Suppose $a_1, \ldots, a_{n+1}$ are such that $$0 = \sum_{k=1}^{n+1} a_k(v_k - (v_k \cdot e_i)e_i) = \sum_{k=1}^{n+1} a_kv_k - \left(\sum_{k=1}^{n+1}v_k \cdot e_i\right)e_i.$$ Note that, if $\sum_{k=1}^{n+1}v_k \cdot e_i = 0$, then $\sum_{k=1}^{n+1} a_kv_k = 0$, so by linear independence of $v_1, \ldots, v_{n+1}$, we have $a_1 = \ldots = a_{n+1} = 0$, and we are done.
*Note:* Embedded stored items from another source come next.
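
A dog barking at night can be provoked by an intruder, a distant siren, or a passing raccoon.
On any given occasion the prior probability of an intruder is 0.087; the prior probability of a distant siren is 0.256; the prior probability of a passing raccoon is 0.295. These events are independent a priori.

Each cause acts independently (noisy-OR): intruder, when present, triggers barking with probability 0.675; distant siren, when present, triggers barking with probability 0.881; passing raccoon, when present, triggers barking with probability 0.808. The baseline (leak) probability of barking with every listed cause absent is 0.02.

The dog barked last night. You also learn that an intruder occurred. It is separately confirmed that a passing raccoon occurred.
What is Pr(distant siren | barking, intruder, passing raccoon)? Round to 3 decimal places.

Pr(distant siren | barking, intruder, passing raccoon) ≈ 0.267

Under noisy-OR, P(barking | causes) = 1 − (1−0.02)·∏(1−qᵢ) over the active causes.
For the numerator, keep only distant siren=true terms: 0.992723·0.256 = 0.254137
The normalizing constant is 0.938848·0.744 + 0.992723·0.256 = 0.952640
P(distant siren | barking, intruder, passing raccoon) = 0.254137/0.952640 ≈ 0.267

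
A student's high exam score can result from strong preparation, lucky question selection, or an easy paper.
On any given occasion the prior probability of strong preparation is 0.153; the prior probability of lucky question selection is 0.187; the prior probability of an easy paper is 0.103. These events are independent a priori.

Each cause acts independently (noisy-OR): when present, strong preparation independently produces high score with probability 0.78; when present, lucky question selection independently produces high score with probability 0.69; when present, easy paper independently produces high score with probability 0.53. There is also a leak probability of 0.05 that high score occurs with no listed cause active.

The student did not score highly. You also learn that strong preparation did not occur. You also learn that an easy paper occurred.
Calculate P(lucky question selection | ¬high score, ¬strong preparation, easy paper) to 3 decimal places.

Under noisy-OR, P(high score | causes) = 1 − (1−0.05)·∏(1−qᵢ) over the active causes.
P(¬high score | ¬strong preparation, easy paper) = 0.4465·0.813 + 0.138415·0.187 = 0.363005 + 0.025884 = 0.388889
Restricting to configurations with lucky question selection present: 0.138415·0.187 = 0.025884.
P(lucky question selection | ¬high score, ¬strong preparation, easy paper) = 0.025884 / 0.388889 ≈ 0.067

P(lucky question selection | ¬high score, ¬strong preparation, easy paper) ≈ 0.067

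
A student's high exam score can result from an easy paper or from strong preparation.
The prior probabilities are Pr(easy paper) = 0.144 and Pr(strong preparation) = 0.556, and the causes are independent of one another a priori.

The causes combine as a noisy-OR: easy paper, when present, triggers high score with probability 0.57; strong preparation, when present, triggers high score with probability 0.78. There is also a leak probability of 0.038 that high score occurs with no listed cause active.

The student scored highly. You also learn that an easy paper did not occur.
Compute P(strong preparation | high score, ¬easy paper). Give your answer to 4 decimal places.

Under noisy-OR, P(high score | causes) = 1 − (1−0.038)·∏(1−qᵢ) over the active causes.
P(high score | ¬easy paper) = 0.038×0.444 + 0.78836×0.556 = 0.016872 + 0.438328 = 0.455200
The strong preparation-present share is 0.78836×0.556 = 0.438328.
Hence the posterior is 0.438328/0.455200 ≈ 0.9629.

P(strong preparation | high score, ¬easy paper) ≈ 0.9629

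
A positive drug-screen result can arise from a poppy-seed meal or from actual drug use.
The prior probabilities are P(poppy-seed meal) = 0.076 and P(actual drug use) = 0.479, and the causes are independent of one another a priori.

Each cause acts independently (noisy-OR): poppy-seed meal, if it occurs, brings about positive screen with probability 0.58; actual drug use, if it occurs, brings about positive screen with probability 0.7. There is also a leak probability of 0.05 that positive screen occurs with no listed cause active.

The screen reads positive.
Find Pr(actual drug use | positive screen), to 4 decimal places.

Under noisy-OR, P(positive screen | causes) = 1 − (1−0.05)·∏(1−qᵢ) over the active causes.
P(positive screen) = 0.05·0.924·0.521 + 0.715·0.924·0.479 + 0.601·0.076·0.521 + 0.8803·0.076·0.479 = 0.024070 + 0.316456 + 0.023797 + 0.032046 = 0.396369
Restricting to configurations with actual drug use present: 0.316456 + 0.032046 = 0.348502.
So P(actual drug use | positive screen) = 0.348502/0.396369 ≈ 0.8792.

Pr(actual drug use | positive screen) ≈ 0.8792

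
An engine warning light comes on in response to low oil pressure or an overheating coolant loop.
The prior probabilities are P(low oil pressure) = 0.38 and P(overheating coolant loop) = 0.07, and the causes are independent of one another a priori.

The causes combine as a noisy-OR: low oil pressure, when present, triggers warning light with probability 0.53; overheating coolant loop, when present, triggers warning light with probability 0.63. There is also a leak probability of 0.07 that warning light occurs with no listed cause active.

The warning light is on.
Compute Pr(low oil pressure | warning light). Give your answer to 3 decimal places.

Under noisy-OR, P(warning light | causes) = 1 − (1−0.07)·∏(1−qᵢ) over the active causes.
By total probability over the 4 (low oil pressure, overheating coolant loop) configurations:
  P(warning light) = 0.07×0.62×0.93 + 0.6559×0.62×0.07 + 0.5629×0.38×0.93 + 0.838273×0.38×0.07
        = 0.040362 + 0.028466 + 0.198929 + 0.022298 = 0.290055
Keeping only the low oil pressure-present terms gives 0.221227, so
  P(low oil pressure | warning light) = 0.221227 / 0.290055 ≈ 0.763

Pr(low oil pressure | warning light) ≈ 0.763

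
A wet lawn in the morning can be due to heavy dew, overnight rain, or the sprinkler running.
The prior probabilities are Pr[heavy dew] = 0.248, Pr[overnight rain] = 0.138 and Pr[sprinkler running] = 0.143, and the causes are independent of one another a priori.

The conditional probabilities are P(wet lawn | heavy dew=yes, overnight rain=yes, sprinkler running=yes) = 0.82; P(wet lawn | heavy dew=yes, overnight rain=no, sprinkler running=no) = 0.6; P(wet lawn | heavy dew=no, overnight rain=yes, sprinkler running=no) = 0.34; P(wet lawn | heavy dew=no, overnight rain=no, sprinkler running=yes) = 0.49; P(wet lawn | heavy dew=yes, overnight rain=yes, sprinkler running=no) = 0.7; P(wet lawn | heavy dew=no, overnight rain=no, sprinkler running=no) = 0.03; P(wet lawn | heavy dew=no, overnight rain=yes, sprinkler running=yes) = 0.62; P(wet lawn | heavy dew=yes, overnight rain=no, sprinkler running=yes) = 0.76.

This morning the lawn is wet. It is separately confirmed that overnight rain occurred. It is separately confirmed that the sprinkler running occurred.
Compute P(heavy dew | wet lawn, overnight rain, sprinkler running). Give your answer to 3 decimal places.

P(heavy dew | wet lawn, overnight rain, sprinkler running) ≈ 0.304

P(wet lawn | overnight rain, sprinkler running) = 0.62*0.752 + 0.82*0.248 = 0.466240 + 0.203360 = 0.669600
Of this, 0.203360 comes from 0.82*0.248 (the heavy dew=true cases).
So P(heavy dew | wet lawn, overnight rain, sprinkler running) = 0.203360/0.669600 ≈ 0.304.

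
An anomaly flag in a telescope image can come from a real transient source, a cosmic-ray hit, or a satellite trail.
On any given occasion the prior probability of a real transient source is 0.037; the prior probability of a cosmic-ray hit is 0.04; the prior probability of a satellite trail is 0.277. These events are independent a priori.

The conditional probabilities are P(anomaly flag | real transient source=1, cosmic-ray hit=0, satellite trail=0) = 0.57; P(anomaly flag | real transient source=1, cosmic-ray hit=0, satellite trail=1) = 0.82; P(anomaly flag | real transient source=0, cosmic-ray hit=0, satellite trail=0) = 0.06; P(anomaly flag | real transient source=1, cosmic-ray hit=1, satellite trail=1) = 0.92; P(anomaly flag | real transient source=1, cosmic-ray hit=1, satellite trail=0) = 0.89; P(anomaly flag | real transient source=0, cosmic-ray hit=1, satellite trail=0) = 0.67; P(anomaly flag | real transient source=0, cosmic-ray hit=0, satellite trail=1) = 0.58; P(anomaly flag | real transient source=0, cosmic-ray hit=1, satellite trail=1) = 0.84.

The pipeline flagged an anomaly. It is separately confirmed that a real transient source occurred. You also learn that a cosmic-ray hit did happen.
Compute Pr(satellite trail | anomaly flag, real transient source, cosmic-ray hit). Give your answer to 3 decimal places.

Pr(satellite trail | anomaly flag, real transient source, cosmic-ray hit) ≈ 0.284

Weight on satellite trail=true, given the evidence: 0.92×0.277 = 0.254840
The normalizing constant is 0.89×0.723 + 0.92×0.277 = 0.898310
P(satellite trail | anomaly flag, real transient source, cosmic-ray hit) = 0.254840/0.898310 ≈ 0.284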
Otherwise, we get $$e_i = \sum_{k=1}^{n+1} a_k \left(\sum_{k=1}^{n+1} v_k \cdot e_i\right)^{-1} v_k,$$ which contradicts our assumption about $e_i$. So, the vectors $w_1, \ldots w_{n+1}$ are linearly independent.

But, since all the vectors $w_1, \ldots, w_{n+1}$ have $0$ in their $i$th coordinate, we can simply embed them in $\Bbb{R}^n$, by removing this coordinate. This gives us $n+1$ linearly independent vectors in $\Bbb{R}^n$.

If we just look at the first $n$ of these vectors, which are automatically linearly independent, then the $n+1$th vector is a linear combination of the first the $n$, by the induction hypothesis. This leads to a linear combination of the $n+1$ vectors in $\Bbb{R}^n$, which is a contradiction. Thus, no such standard basis vector $e_i$ exists, and all vectors can be expressed as a linear combination of $v_1, \ldots, v_{n+1}$.